Renitenz und Ewigkeitsverweigerung

Schlaglichter auf das Ewigkeitsthema in der Popkultur

gesehen von Christoph Örley

Vorbemerkung

Der methodischen Transparenz wenn schon nicht Sauberkeit halber möchte ich vorausschicken, dass ich gute Gründe habe, gerade bei den Musikstücken jeweils nur einen kleinen Teil genauer zu betrachten, genauer gesagt, meine Aufmerksamkeit ganz dem Refrain zu widmen. Dies entspricht ziemlich genau der Rezeptionsweise Jugendlicher (Wer von den thirty- und fourty-somethings hat 'Smoke On The Water' nie für ein Riff mit angehängtem Song gehalten?) und ist keinesfalls als Respektlosigkeit den Künstlern gegenüber zu verstehen.

Akte X

Als 1998 die V. Staffel der kanadischen Mystery-Serie Akte X via Pro7 die deutschsprachigen X-Philes beglückte, war es vor Allem eine Folge, die die Generationen verband: 'Kill Switch' nach einem Drehbuch von William Gibson (Autor der CyberPunk-Trilogie 'Neuromancer') brachte grau gewordene Punks und schulpflichtige Internetfreaks vor dem Bildschirm zusammen.

Was in der Romantrilogie zwar schon anklang, aber an der Generation Y (Y wie: Why should I read a book?) vorbeiging, ist hier nun in aufregenden 45 Minuten bunt verpackt und deutlich sicht-bar: Verhandelt wird die Frage, ob im Internet ewiges Leben möglich sei.
Einem Hackerpärchen stellt sich angesichts ihrer Liebe, die durch die allgemeinmenschliche Sterblichkeit limitiert ist, die Aufgabe, ihre Körper aufzugeben und ihre - ja was? Seele? ihren Geist? ihre Persönlichkeit...? ins Internet einzuspeisen. Nachdem ER bereits vorausgegangen ist wird nun in 45 Minuten IHR Weg beschrieben, der die beiden wieder zusammenführen soll. Ähnlich wie bei Romeo und Julia wollen auch diese beiden im Tod vereint sein, wobei der Tod hier rein physisch gefasst wird.

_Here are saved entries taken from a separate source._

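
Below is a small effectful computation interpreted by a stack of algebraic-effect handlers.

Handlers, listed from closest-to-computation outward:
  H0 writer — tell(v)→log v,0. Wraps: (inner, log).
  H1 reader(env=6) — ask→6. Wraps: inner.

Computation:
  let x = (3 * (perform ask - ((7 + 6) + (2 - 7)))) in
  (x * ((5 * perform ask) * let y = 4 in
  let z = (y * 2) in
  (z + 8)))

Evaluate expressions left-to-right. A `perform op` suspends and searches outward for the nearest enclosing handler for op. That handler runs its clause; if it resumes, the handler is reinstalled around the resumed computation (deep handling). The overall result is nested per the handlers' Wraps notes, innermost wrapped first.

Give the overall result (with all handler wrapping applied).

Working:
ask @ H1 ⇒ 6
ask @ H1 ⇒ 6
H0 returns (-2880, ())
H1 returns (-2880, ())
= (-2880, ())

Answer: (-2880, ())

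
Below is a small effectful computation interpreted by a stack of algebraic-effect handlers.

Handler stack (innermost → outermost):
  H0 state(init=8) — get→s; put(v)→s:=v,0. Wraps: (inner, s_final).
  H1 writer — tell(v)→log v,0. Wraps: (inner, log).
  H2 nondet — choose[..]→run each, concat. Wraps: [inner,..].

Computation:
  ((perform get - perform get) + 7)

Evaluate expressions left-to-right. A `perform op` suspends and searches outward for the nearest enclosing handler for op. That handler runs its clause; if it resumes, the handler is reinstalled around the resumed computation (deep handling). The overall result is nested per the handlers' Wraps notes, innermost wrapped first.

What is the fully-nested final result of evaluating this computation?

Answer: [((7, 8), ())]

Working:
get @ H0 ⇒ 8
get @ H0 ⇒ 8
H0 returns (7, 8)
H1 returns ((7, 8), ())
H2 returns [((7, 8), ())]
= [((7, 8), ())]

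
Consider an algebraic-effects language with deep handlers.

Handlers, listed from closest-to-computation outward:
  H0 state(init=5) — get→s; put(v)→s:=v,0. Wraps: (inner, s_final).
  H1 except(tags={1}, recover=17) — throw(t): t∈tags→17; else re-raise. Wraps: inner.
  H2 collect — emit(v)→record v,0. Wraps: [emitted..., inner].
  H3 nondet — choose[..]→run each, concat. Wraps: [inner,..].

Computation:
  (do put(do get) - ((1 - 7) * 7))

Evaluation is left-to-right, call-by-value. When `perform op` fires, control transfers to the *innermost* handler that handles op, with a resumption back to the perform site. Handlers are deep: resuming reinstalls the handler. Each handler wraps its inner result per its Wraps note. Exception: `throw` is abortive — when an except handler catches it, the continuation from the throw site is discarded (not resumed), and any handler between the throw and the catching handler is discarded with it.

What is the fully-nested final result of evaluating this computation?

Answer: [[(42, 5)]]

Working:
get @ H0 ⇒ 5
put(5) @ H0 ⇒ s:=5
H0 returns (42, 5)
H1 returns (42, 5)
H2 returns [(42, 5)]
H3 returns [[(42, 5)]]
= [[(42, 5)]]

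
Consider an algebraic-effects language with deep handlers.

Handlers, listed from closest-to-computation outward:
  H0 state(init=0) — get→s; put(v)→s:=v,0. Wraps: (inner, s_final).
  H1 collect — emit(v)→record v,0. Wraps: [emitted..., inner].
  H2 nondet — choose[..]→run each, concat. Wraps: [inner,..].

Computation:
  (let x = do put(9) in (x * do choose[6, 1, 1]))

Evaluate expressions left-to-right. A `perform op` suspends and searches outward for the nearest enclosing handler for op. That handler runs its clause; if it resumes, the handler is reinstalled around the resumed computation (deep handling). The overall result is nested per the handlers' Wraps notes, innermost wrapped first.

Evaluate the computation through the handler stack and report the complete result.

Step-by-step:
put(9) @ H0 ⇒ s:=9
choose[6, 1, 1] @ H2
  branch[0] choose=6:
    H0 returns (0, 9)
    H1 returns [(0, 9)]
    H2 returns [[(0, 9)]]
  branch[1] choose=1:
    H0 returns (0, 9)
    H1 returns [(0, 9)]
    H2 returns [[(0, 9)]]
  branch[2] choose=1:
    H0 returns (0, 9)
    H1 returns [(0, 9)]
    H2 returns [[(0, 9)]]
= [[(0, 9)], [(0, 9)], [(0, 9)]]

Answer: [[(0, 9)], [(0, 9)], [(0, 9)]]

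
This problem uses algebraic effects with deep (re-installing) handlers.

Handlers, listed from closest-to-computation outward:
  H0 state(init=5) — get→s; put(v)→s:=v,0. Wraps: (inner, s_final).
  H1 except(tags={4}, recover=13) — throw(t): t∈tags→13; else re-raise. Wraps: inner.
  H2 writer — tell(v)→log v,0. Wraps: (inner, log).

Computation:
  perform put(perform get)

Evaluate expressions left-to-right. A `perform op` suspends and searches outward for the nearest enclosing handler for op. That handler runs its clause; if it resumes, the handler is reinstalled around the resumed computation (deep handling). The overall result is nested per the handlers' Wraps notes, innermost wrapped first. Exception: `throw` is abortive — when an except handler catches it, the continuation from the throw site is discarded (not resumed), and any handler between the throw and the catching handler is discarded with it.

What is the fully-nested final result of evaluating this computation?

Answer: ((0, 5), ())

Step-by-step:
get @ H0 ⇒ 5
put(5) @ H0 ⇒ s:=5
H0 returns (0, 5)
H1 returns (0, 5)
H2 returns ((0, 5), ())
= ((0, 5), ())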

Tatsächlich liegt in diesem radikalen Auf-die-Spitze-Treiben des Terminus 'going online' (lediglich) das vor, was ein altmodischer Euphemismus mit 'sich entleiben' bezeichnet. Eine Entpersönlichung findet nämlich nicht statt, dem Zuseher werden genügend Hinweise vorgeführt, die darauf hindeuten, dass es funktioniert hat. Beide sind im Netz, vereint und glücklich; im örtlichen Sinn sind die beiden kaum noch Begrenzungen unterworfen, solange es Netze geben wird, so lange werden sie 'leben' - aber das ist nur ewigkeitsähnlich. Wichtiger ist, dass an der Quasi-Unsterblichkeit das Verstreichen von Zeit als unmaßgeblich abperlt.

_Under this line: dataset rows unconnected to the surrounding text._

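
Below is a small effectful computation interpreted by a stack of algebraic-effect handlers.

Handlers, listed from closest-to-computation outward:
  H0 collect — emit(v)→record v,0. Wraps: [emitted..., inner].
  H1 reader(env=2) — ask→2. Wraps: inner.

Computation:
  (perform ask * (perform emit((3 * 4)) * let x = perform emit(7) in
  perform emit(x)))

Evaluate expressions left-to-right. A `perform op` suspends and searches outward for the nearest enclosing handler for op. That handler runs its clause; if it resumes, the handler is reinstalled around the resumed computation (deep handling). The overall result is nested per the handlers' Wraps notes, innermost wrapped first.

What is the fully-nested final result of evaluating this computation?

Step-by-step:
ask @ H1 ⇒ 2
emit(12) @ H0 ⇒ out+=12
emit(7) @ H0 ⇒ out+=7
emit(0) @ H0 ⇒ out+=0
H0 returns [12, 7, 0, 0]
H1 returns [12, 7, 0, 0]
= [12, 7, 0, 0]

Answer: [12, 7, 0, 0]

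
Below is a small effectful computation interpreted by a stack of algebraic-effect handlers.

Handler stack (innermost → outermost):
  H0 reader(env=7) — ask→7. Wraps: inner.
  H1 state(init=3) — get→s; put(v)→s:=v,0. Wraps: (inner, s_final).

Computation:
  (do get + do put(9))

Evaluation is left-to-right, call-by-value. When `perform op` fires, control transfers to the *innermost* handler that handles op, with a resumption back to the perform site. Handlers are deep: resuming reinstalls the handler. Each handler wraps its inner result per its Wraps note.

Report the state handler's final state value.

Answer: 9

Step-by-step:
get @ H1 ⇒ 3
put(9) @ H1 ⇒ s:=9
H0 returns 3
H1 returns (3, 9)
= (3, 9)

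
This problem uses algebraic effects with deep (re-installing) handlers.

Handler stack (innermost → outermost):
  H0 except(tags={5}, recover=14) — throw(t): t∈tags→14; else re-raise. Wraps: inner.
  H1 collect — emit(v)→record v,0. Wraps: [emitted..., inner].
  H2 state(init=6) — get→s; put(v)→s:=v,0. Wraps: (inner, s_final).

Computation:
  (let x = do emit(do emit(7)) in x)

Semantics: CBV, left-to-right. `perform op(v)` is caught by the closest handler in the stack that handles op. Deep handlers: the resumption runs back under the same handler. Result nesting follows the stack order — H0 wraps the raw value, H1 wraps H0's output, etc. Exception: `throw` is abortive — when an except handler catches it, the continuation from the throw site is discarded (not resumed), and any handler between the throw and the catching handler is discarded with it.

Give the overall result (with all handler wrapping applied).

Answer: ([7, 0, 0], 6)

Working:
emit(7) @ H1 ⇒ out+=7
emit(0) @ H1 ⇒ out+=0
H0 returns 0
H1 returns [7, 0, 0]
H2 returns ([7, 0, 0], 6)
= ([7, 0, 0], 6)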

Weil die herkömmlichen Vorstellungen von Unsterblichkeit zu unsicher sind, zu sehr mit Glaubens-Akten verbunden/verwoben, deshalb lockt die Technik, die Machbarkeit, die Kontrollierbarkeit, die Ewigkeitsgarantie.

Matrix

Manchen Erwachsenen (vor allem jenen, die selbst bereits Eltern sind) stößt an diesem Kinofilm von 1999 eine Beobachtung sauer auf, an der die Hauptzielgruppe der Jugendlichen mehr oder weniger achtlos vorbei geht: Elternschaft und Herkunft spielen hier keine Rolle. Noch auffälliger ist, dass von einer Szene abgesehen, Kinder nicht vorkommen.

Diese eine Szene - im Vorhof des Orakels - zeichnet Kinder als Freaks im vollen Wortsinn, also als Krüppel, Behinderte, als abseitig Sonderbegabte und als für Erwachsene unverständlich. Der Verdacht ist nicht von der Hand zu weisen, dass sie Freaks sind, weil sie Kinder sind und somit - zumindest innerhalb der Matrix - einzigartig. Ansonsten bekommt der Zuseher ausschließlich Frauen und Männer im angeblich besten Alter zu sehen; dass weder Kinder noch alte Menschen vorkommen zwingt zu dem Schluss, dass die Menschen innerhalb der Matrix nicht altern. Wie wir im Akte-X-Beispiel sehen konnte, wird eine Übersetzung des Nicht-Alterns mit 'Ewig-Leben' angeraten sein.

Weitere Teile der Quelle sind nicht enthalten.